# biesse rover b error codes



## Gavco (Oct 8, 2018)

anyone know what these error codes mean;

plc 9517-emergency line reset(in0)
plc 9518-set of contactors not reset at least one contactor has remained enabled(in 17)
plc 9275 slot guard cylinder 1 up is missing(1, in 49)
plc 9001 thermal relays KO (in 11)
gmm 275 nc in emergency


----------



## Herb Stoops (Aug 28, 2012)

It means runway 2-L is clear for landing.
Herb


----------



## CharleyL (Feb 28, 2009)

PLC = Programmable Logic Controller. You will need to have a copy of the program and the tool service manual to really understand more about their meanings. Without them, Herb's reply is about as good as you are going to get.
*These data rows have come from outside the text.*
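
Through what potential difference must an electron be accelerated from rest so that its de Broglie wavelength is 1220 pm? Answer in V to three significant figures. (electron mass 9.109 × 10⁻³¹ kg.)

p = h/λ = 6.626 × 10⁻³⁴ / 1.220 × 10⁻⁹ = 5.431 × 10⁻²⁵ kg·m/s.
KE = p²/(2m) = 1.619 × 10⁻¹⁹ J.
V = KE/e = 1.619 × 10⁻¹⁹ / (1.602 × 10⁻¹⁹) = 1.01 V.

V = 1.01 V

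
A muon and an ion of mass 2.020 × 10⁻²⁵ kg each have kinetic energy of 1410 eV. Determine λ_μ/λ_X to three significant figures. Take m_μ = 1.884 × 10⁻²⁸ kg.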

Providing a little more information about what the tool is might help too.

Charley


----------



## UglySign (Nov 17, 2015)

Gavco, are you talking about this Biesse Rover B machine?
Biesse cannot help you?




Gavco said:


> anyone know what these error codes mean;
> 
> plc 9517-emergency line reset(in0)
> plc 9518-set of contactors not reset at least one contactor has remained enabled(in 17)
> ...


----------



## thomas1389 (Jan 4, 2012)

Herb Stoops said:


> It means runway 2-L is clear for landing.
> Herb


That's what an Air Canada pilot thought one night earlier this year when he came awfully close to taking out 5 others at San Francisco. OOPs!!, Wrong runway.


----------